Distribusi pada waktu tinggal (RTD) dari reaktor kimia adalah fungsi distribusi probabilitas yang menggambarkan jumlah waktu sebuahfluida elemen bisa menghabiskan waktu di dalam reaktor. Insinyur kimiamenggunakan RTD untuk ciri pencampuran dan mengalir di dalam reaktor dan untuk membandingkan perilaku nyata reaktor model ideal mereka. Hal ini bermanfaat, tidak hanya untuk mengatasi masalah reaktor yang sudah ada, tetapi dalam memperkirakan hasil dari suatu reaksi dan merancang reaktor masa depan. Konsep ini pertama

kali diusulkan oleh MacMullin dan Weber pada tahun 1935, tapi tidak digunakan secara luas sampai PV Danckwerts menganalisis sejumlah RTDs penting di 1953.
Teori distribusi waktu tinggal dimulai dengan tiga asumsi, yaitu : 1. Reaktor berada pada keadaan tunak 2. 3. Transport pada inlet dan outlet terjadi hanya oleh advection, dan Fluida mampat.

Residence Time Distribution in CSTR's Dalam CSTRs, pola aliran plug tidak ideal atau dicampur aliran tetapi cenderung untuk melibatkan backmixing dan penyaluran cairan dan stagnasi keberadaan zona dalam reaktor.

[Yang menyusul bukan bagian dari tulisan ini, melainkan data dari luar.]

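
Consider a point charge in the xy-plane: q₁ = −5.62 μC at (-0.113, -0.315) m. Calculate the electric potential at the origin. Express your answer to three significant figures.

Electric potential is a scalar, so the contributions from each charge add algebraically: V = Σ kqᵢ/rᵢ.
Distances from the field point to each charge: r₁ = 0.335 m.
V = k[(-5.62×10⁻⁶)/(0.335)] = -1.51×10⁵ V.

-1.51×10⁵ V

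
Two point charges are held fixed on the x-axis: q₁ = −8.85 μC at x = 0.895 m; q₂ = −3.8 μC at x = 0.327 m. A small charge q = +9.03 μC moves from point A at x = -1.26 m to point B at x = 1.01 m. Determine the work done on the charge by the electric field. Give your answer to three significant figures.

6.17 J

The work done by the electric force is W_field = −ΔU = −q(V_B − V_A) = q(V_A − V_B).
At A: distances to the source charges are 2.16 m, 1.59 m; V_A = Σ kqᵢ/rᵢ = -5.84×10⁴ V.
At B: distances to the source charges are 0.115 m, 0.683 m; V_B = Σ kqᵢ/rᵢ = -7.42×10⁵ V.
ΔV = V_B − V_A = -6.83×10⁵ V.
W_field = −qΔV = −(9.03×10⁻⁶ C)(-6.83×10⁵ V) = 6.17 J.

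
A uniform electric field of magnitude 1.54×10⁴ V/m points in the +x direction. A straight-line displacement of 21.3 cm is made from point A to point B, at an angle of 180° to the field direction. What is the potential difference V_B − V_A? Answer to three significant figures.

Only the component of displacement along E changes the potential: ΔV = −E·d·cosθ.
ΔV = −(1.54×10⁴ V/m)(0.213 m)cos180° = 3280 V.

3280 V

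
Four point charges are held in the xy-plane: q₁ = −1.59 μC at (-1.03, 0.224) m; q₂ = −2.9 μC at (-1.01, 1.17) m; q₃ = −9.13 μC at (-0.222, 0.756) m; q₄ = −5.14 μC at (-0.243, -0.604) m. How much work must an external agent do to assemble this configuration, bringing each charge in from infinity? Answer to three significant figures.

The work to assemble the configuration equals its total potential energy, U = Σ kqᵢqⱼ/rᵢⱼ over all pairs.
Pair separations: r₁₂ = 0.946 m, r₁₃ = 0.967 m, r₁₄ = 1.14 m, r₂₃ = 0.890 m, r₂₄ = 1.93 m, r₃₄ = 1.36 m.
Summing all 6 pair terms gives U = 0.890 J.

0.890 J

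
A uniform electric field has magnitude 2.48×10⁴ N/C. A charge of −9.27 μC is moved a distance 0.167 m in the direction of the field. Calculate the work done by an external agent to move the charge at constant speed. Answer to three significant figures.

0.0384 J

The potential change for a displacement 0.167 m in the direction of the field is ΔV = −Ed = -4140 V.
W_ext = qΔV = 0.0384 J.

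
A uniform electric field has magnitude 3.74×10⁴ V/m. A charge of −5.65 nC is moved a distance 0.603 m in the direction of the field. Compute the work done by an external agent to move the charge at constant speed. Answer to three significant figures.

1.27×10⁻⁴ J

The potential change for a displacement 0.603 m in the direction of the field is ΔV = −Ed = -2.26×10⁴ V.
W_ext = qΔV = 1.27×10⁻⁴ J.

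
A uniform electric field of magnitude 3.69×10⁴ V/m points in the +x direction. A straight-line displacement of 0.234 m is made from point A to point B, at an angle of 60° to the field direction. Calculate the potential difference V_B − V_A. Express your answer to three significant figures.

-4320 V

Only the component of displacement along E changes the potential: ΔV = −E·d·cosθ.
ΔV = −(3.69×10⁴ V/m)(0.234 m)cos60° = -4320 V.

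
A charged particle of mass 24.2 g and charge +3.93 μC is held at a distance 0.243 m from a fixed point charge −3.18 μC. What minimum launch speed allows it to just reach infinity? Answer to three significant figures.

To just escape, total mechanical energy must reach zero at infinity: ½mv²_min + U = 0, so ½mv²_min = −U = |kQq|/r.
|U| = |kQq|/r = (8.99×10⁹ N·m²/C²)(3.18×10⁻⁶)(3.93×10⁻⁶)/(0.243) = 0.462 J.
v_min = √(2|U|/m) = √(2·0.462/0.0242) = 6.18 m/s.

6.18 m/s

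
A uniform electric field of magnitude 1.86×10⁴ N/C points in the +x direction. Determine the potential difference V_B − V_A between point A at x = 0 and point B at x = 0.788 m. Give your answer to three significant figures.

In a uniform field, potential decreases in the direction of E: V_B − V_A = −E·Δx.
V_B − V_A = −(1.86×10⁴ V/m)(0.788 m) = -1.47×10⁴ V.

-1.47×10⁴ V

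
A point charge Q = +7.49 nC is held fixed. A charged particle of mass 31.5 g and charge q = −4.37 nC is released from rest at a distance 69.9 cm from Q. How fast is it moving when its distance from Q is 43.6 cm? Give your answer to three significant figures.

4.02×10⁻³ m/s

Only the electrostatic force acts, so mechanical energy is conserved: ½mv² = U₁ − U₂ = kQq(1/r₁ − 1/r₂).
U₁ − U₂ = (8.99×10⁹ N·m²/C²)(7.49×10⁻⁹ C)(-4.37×10⁻⁹ C)(1/0.699 − 1/0.436) = 2.54×10⁻⁷ J.
v = √(2·2.54×10⁻⁷/0.0315) = 4.02×10⁻³ m/s.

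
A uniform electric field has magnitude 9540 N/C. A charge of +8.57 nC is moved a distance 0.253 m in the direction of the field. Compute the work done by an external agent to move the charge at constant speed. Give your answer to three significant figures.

-2.07×10⁻⁵ J

The potential change for a displacement 0.253 m in the direction of the field is ΔV = −Ed = -2410 V.
W_ext = qΔV = -2.07×10⁻⁵ J.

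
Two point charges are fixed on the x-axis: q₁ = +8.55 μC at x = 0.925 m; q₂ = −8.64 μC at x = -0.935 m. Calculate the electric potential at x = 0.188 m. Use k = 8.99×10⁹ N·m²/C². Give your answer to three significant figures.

3.51×10⁴ V

The total potential is the scalar sum of each charge's contribution, V = Σ kqᵢ/rᵢ.
Distances from the field point to each charge: r₁ = 0.737 m, r₂ = 1.12 m.
V = k[(8.55×10⁻⁶)/(0.737) + (-8.64×10⁻⁶)/(1.12)] = 3.51×10⁴ V.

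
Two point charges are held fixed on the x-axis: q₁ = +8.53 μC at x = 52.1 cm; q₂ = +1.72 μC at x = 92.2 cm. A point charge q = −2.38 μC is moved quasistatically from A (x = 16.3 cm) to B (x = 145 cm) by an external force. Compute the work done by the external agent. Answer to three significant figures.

0.292 J

For quasistatic motion the external work equals the change in potential energy: W_ext = qΔV = q(V_B − V_A).
At A: distances to the source charges are 0.358 m, 0.759 m; V_A = Σ kqᵢ/rᵢ = 2.35×10⁵ V.
At B: distances to the source charges are 0.929 m, 0.528 m; V_B = Σ kqᵢ/rᵢ = 1.12×10⁵ V.
ΔV = V_B − V_A = -1.23×10⁵ V.
W_ext = qΔV = (-2.38×10⁻⁶ C)(-1.23×10⁵ V) = 0.292 J.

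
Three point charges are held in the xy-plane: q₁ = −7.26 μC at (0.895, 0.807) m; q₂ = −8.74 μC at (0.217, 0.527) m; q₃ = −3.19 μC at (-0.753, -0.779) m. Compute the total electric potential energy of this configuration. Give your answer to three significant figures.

The assembly work is the sum of pairwise potential energies, U = Σ_{i<j} kqᵢqⱼ/rᵢⱼ.
Pair separations: r₁₂ = 0.734 m, r₁₃ = 2.29 m, r₂₃ = 1.63 m.
U = (0.778) + (0.0910) + (0.154) = 1.02 J.

1.02 J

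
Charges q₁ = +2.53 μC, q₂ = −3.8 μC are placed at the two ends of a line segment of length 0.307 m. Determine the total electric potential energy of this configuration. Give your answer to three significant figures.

-0.282 J

The assembly work is the sum of pairwise potential energies, U = Σ_{i<j} kqᵢqⱼ/rᵢⱼ.
The separation is r = 0.307 m.
U = (-0.282) = -0.282 J.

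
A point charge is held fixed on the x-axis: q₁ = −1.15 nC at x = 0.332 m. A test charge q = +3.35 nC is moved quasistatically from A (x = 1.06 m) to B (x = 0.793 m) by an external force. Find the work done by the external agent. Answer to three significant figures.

-2.76×10⁻⁸ J

For quasistatic motion the external work equals the change in potential energy: W_ext = qΔV = q(V_B − V_A).
At A: distance to the source charge is 0.728 m; V_A = kq₁/r = -14.2 V.
At B: distance to the source charge is 0.461 m; V_B = kq₁/r = -22.4 V.
ΔV = V_B − V_A = -8.23 V.
W_ext = qΔV = (3.35×10⁻⁹ C)(-8.23 V) = -2.76×10⁻⁸ J.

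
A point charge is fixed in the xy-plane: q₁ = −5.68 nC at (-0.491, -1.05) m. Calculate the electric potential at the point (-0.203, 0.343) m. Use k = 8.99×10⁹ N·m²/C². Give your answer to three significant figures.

The total potential is the scalar sum of each charge's contribution, V = Σ kqᵢ/rᵢ.
Distances from the field point to each charge: r₁ = 1.42 m.
V = k[(-5.68×10⁻⁹)/(1.42)] = -35.9 V.

-35.9 V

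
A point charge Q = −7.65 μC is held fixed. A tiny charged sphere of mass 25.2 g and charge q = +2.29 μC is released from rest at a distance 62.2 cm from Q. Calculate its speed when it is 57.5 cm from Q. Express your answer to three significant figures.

1.28 m/s

Only the electrostatic force acts, so mechanical energy is conserved: ½mv² = U₁ − U₂ = kQq(1/r₁ − 1/r₂).
U₁ − U₂ = (8.99×10⁹ N·m²/C²)(-7.65×10⁻⁶ C)(2.29×10⁻⁶ C)(1/0.622 − 1/0.575) = 0.0207 J.
v = √(2·0.0207/0.0252) = 1.28 m/s.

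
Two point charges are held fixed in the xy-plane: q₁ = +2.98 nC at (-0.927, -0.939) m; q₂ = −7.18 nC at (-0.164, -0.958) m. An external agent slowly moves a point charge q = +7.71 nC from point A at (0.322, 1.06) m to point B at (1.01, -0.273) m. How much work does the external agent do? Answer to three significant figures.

-1.13×10⁻⁷ J

For quasistatic motion the external work equals the change in potential energy: W_ext = qΔV = q(V_B − V_A).
At A: distances to the source charges are 2.36 m, 2.08 m; V_A = Σ kqᵢ/rᵢ = -19.7 V.
At B: distances to the source charges are 2.05 m, 1.36 m; V_B = Σ kqᵢ/rᵢ = -34.4 V.
ΔV = V_B − V_A = -14.7 V.
W_ext = qΔV = (7.71×10⁻⁹ C)(-14.7 V) = -1.13×10⁻⁷ J.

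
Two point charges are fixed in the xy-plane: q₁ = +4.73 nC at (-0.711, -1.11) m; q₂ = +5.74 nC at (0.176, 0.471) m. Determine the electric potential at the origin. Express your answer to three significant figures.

135 V

The total potential is the scalar sum of each charge's contribution, V = Σ kqᵢ/rᵢ.
Distances from the field point to each charge: r₁ = 1.32 m, r₂ = 0.503 m.
V = k[(4.73×10⁻⁹)/(1.32) + (5.74×10⁻⁹)/(0.503)] = 135 V.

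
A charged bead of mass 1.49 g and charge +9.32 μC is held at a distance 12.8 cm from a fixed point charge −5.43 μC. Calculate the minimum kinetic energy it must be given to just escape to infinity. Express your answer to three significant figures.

3.55 J

To just escape, total mechanical energy must reach zero at infinity: ½mv²_min + U = 0, so ½mv²_min = −U = |kQq|/r.
|U| = |kQq|/r = (8.99×10⁹ N·m²/C²)(5.43×10⁻⁶)(9.32×10⁻⁶)/(0.128) = 3.55 J.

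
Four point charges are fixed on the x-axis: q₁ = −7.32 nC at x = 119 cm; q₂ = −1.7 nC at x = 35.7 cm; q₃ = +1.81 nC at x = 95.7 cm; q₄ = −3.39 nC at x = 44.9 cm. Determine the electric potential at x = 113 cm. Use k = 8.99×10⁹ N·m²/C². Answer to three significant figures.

Electric potential is a scalar, so the contributions from each charge add algebraically: V = Σ kqᵢ/rᵢ.
Distances from the field point to each charge: r₁ = 0.0600 m, r₂ = 0.773 m, r₃ = 0.173 m, r₄ = 0.681 m.
V = k[(-7.32×10⁻⁹)/(0.0600) + (-1.70×10⁻⁹)/(0.773) + (1.81×10⁻⁹)/(0.173) + (-3.39×10⁻⁹)/(0.681)] = -1070 V.

-1070 V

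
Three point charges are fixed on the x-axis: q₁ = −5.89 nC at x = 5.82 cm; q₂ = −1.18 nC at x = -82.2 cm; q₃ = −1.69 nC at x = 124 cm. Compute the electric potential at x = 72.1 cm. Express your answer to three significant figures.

-116 V

The total potential is the scalar sum of each charge's contribution, V = Σ kqᵢ/rᵢ.
Distances from the field point to each charge: r₁ = 0.663 m, r₂ = 1.54 m, r₃ = 0.519 m.
V = k[(-5.89×10⁻⁹)/(0.663) + (-1.18×10⁻⁹)/(1.54) + (-1.69×10⁻⁹)/(0.519)] = -116 V.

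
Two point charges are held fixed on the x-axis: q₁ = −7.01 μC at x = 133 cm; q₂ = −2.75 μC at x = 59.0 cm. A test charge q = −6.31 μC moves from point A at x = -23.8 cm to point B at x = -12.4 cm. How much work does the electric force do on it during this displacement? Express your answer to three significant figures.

-0.0500 J

The work done by the electric force is W_field = −ΔU = −q(V_B − V_A) = q(V_A − V_B).
At A: distances to the source charges are 1.57 m, 0.828 m; V_A = Σ kqᵢ/rᵢ = -7.00×10⁴ V.
At B: distances to the source charges are 1.45 m, 0.714 m; V_B = Σ kqᵢ/rᵢ = -7.80×10⁴ V.
ΔV = V_B − V_A = -7920 V.
W_field = −qΔV = −(-6.31×10⁻⁶ C)(-7920 V) = -0.0500 J.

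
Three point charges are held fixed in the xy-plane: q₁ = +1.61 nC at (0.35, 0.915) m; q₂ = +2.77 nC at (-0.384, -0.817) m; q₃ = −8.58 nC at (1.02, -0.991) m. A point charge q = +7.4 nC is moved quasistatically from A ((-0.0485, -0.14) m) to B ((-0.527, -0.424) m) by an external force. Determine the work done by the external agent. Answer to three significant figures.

For quasistatic motion the external work equals the change in potential energy: W_ext = qΔV = q(V_B − V_A).
At A: distances to the source charges are 1.13 m, 0.756 m, 1.37 m; V_A = Σ kqᵢ/rᵢ = -10.7 V.
At B: distances to the source charges are 1.60 m, 0.418 m, 1.65 m; V_B = Σ kqᵢ/rᵢ = 21.8 V.
ΔV = V_B − V_A = 32.4 V.
W_ext = qΔV = (7.40×10⁻⁹ C)(32.4 V) = 2.40×10⁻⁷ J.

2.40×10⁻⁷ J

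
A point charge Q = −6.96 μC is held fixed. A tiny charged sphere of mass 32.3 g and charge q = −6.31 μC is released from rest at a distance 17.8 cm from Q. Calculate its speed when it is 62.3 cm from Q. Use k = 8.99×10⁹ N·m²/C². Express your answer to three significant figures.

9.90 m/s

Only the electrostatic force acts, so mechanical energy is conserved: ½mv² = U₁ − U₂ = kQq(1/r₁ − 1/r₂).
U₁ − U₂ = (8.99×10⁹ N·m²/C²)(-6.96×10⁻⁶ C)(-6.31×10⁻⁶ C)(1/0.178 − 1/0.623) = 1.58 J.
v = √(2·1.58/0.0323) = 9.90 m/s.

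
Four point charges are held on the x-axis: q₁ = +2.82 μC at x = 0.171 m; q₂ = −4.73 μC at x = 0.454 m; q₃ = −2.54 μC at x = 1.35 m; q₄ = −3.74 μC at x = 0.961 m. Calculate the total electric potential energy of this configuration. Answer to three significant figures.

The work to assemble the configuration equals its total potential energy, U = Σ kqᵢqⱼ/rᵢⱼ over all pairs.
Pair separations: r₁₂ = 0.283 m, r₁₃ = 1.18 m, r₁₄ = 0.790 m, r₂₃ = 0.896 m, r₂₄ = 0.507 m, r₃₄ = 0.389 m.
Summing all 6 pair terms gives U = 0.0554 J.

0.0554 J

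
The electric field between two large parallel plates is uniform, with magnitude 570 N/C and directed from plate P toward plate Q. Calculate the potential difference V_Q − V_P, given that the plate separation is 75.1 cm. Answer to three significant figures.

In a uniform field, potential decreases in the direction of E: ΔV = −E·d for a displacement d parallel to E.
Going from P to Q is a displacement of 75.1 cm along the field, so V_Q − V_P = −Ed = -428 V.

-428 V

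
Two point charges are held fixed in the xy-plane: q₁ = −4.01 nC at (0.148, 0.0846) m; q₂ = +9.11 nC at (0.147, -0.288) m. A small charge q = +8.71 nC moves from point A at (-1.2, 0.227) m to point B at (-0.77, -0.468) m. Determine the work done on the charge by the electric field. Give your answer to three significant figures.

The work done by the electric force is W_field = −ΔU = −q(V_B − V_A) = q(V_A − V_B).
At A: distances to the source charges are 1.36 m, 1.44 m; V_A = Σ kqᵢ/rᵢ = 30.2 V.
At B: distances to the source charges are 1.07 m, 0.934 m; V_B = Σ kqᵢ/rᵢ = 54.0 V.
ΔV = V_B − V_A = 23.8 V.
W_field = −qΔV = −(8.71×10⁻⁹ C)(23.8 V) = -2.07×10⁻⁷ J.

-2.07×10⁻⁷ J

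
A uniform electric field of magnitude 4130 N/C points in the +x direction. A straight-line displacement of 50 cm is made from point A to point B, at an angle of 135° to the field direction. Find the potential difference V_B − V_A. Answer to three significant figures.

1460 V

Only the component of displacement along E changes the potential: ΔV = −E·d·cosθ.
ΔV = −(4130 V/m)(0.500 m)cos135° = 1460 V.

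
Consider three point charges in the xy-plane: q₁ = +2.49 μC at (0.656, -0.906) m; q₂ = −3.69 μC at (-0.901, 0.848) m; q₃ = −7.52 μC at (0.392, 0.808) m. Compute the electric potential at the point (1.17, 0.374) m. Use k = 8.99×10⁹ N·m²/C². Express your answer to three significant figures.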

Dalam skala-up, adalah mungkin untuk menentukan kinerja reaktor dengan kuantifikasi "non-idealistis" dari aliran. Hal ini dilakukan dengan mengevaluasi fungsi distribusi umur keluar E, juga disebut sebagai distribusi waktu tinggal, atau RTD. Waktu tinggal distribusi yang ditentukan oleh waktu pemodelan transportasi tergantung dari spesies pelacak apung netral. Konsentrasi pelacak di reaktor keluar itu dipantau dari waktu ke waktu. The CFD hasilnya dapat benchmarked terhadap pabrik percontohan dan kemudian digunakan untuk model ditingkatkan, kapasitas produksi reaktor. RTDs ideal dan nyata reaktor
Waktu kediaman distribusi suatu reaktor dapat digunakan untuk membandingkan perilaku dengan dua reaktor ideal model plug-aliran reaktor danterus-menerus mengaduk tangki reaktor (CSTR), atau dicampur aliran reaktor. Karakteristik ini penting untuk menghitung kinerja suatu reaksi yang diketahui kinetika.

MENENTUKAN RTD COBA-COBA


Distribusi Residence time diukur dengan memperkenalkan non-reaktif ke sistem pelacak pada inlet. Konsentrasi pelacak akan berubah sesuai dengan fungsi yang diketahui dan tanggapan ditemukan dengan mengukur konsentrasi pelacak di outlet. Pelacak yang dipilih tidak boleh mengubah karakteristik fisik dari fluida (setara kerapatan, sama viskositas) dan pengenalan pelacak tidak boleh mengubah kondisi hidrodinamik. Secara umum, perubahan dalam konsentrasi pelacak, entah akan menjadi sebuah pulsa atau langkah. Fungsi lain yang

memungkinkan, tetapi mereka memerlukan lebih banyak perhitungan untukdeconvolute yang RTD kurva, E (t).

Waktu tinggal 1) Waktu yang diperlukan untuk paket udara atau reagen untuk lulus dari pintu masuk ke keluar dari instrumen. Sering kali ini diperkirakan sebagai rasio dari volume interior perangkat untuk laju aliran. Waktu rata-rata sebuah molekul atau menghabiskan aerosol di atmosphere, suasana setelah dilepaskan atau dihasilkan di sana. Untuk senyawa dengan baik ditetapkan sumber-sumber dan tingkat emisi, ini diperkirakan oleh rasio rata-rata konsentrasi suatu zat untuk nilai produksinya pada skala global.